Практическая сторона деятельности интересовала их меньше, потому что
территория для приложения великих идеи конституционной свободы была мала,
и народ на этой территории (псковские и гдовские мужики) - невежественный,
звероподобный и даже неграмотный, и потому еще, что главнокомандующий
Юденич и вся военщина не допускали штатских либералов до практической
деятельности: "Было ваше сволочное времечко, книжники слюнявые, был ваш
царь - Сашка Керенский, дюжины большевиков не могли повесить..."
Англичане, американцы и французы относились к министрам симпатично,
оказывали знаки внимания (консервы, табак, одежда, напитки), но в
практических вопросах предпочитали иметь дело с Юденичем и его штабом.
Министры надеялись на одно, - что окончится же когда-нибудь власть грубой
силы и солнце гуманности и свободы взойдет над куполом Учредительного
собрания... О, лакированные темно-коричневые трибуны в колонном чале
Таврического дворца, - блеск речей и водопады оваций!.. О, кулуары, -
веселая и остроумная политическая болтовня, - журналисты, фотографы,
элегантные женщины! О, собственные автомобили, уносящие избранников народа
по широким петроградским улицам!
В чрезвычайно удушливом воздухе пять министров, сидя в красных плюшевых
креслах вокруг овального стола, слушали министра просвещения Кедрина. Он
был невелик ростом и, находясь на низеньком диванчике, подвертывал под
себя ногу. На нем были теплые светлые брюки и по-стариковски просторный
старомодный сюртук, - бледное, как жеваная бумага, заросшее сединой лицо,
растрепанные белые волосы, глаза, воспаленные от бессонницы и никотина.
Несмотря на грудную жабу и бронхитное покашливание, душа его была
порывиста и неугомонна. Министры устало, через силу внимали ему. Кедрин
говорил:
- Мережковский дает только две составные силлогизма, две линии великого
треугольника, две линии, разлетающиеся в бесконечность, - Христос и
Антихрист... Он только вопрошает. Мережковский - это все безумие вопроса,
он - это мы - русская интеллигенция. Славянофильство и западничество...

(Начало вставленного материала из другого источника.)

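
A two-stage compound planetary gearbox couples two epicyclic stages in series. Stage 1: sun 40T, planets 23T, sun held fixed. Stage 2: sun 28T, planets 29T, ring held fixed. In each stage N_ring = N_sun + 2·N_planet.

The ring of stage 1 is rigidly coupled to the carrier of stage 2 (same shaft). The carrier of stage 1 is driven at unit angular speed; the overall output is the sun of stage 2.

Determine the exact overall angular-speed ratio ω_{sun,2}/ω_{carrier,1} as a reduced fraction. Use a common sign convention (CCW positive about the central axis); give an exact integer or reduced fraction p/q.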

Деревня и фабричный город... Европа и Азия... До девятьсот семнадцатого мы
чувствовали присутствие исторической обреченности, мессианства... Да, мы
называли Россию мессией... И недаром Рудольф Штейнер весной четырнадцатого
года в Гельсингфорсе говорил о роковой обреченности России,
предназначенной спасти мир, спасти своим телом и кровью... Господа, теперь
мы знаем эту третью составную силлогизма, мы замыкаем равнобедренный
треугольник. Это третье: мировой большевизм, в демонических безднах
которого рождается спасение мира - священное белое движение. Его символ -
солнечные латы Георгия-победоносца, под копытами его белого коня змий -
Антихрист - большевизм и за плечами - пурпуровый, то есть победный, плащ,
взвитый над бурей революции... (Передышка. Бронхитное покашливание. Звон
чайных ложечек и клубы табачного дыма.)
Я цитирую это по замечательной книге Николая Александровича Бердяева. Я
положил бы эту книгу в ранец каждого белого солдата. Большевики идут в
бой, распевая "Интернационал" и веря в социализм... Мы должны
противопоставить свою идею, - понятную массам, идею Георгия-победоносца,
идею белого посланца, поражающего в мире Антихриста... Я слышу, господа,
иронические голоса: мы владеем пока только двумя уездами России, мы еще
собираемся идти на Петроград, у нас, представителей русской культуры, нет
реальной силы, мы машем кулаками по воздуху, нас едва терпят, в день
взятия Петрограда генерал Юденич попытается вздернуть нас на трамвайных
столбах... Все это так... Но тем не менее или, если хотите, тем более
положение обязывает нас ставить вопросы мирового порядка.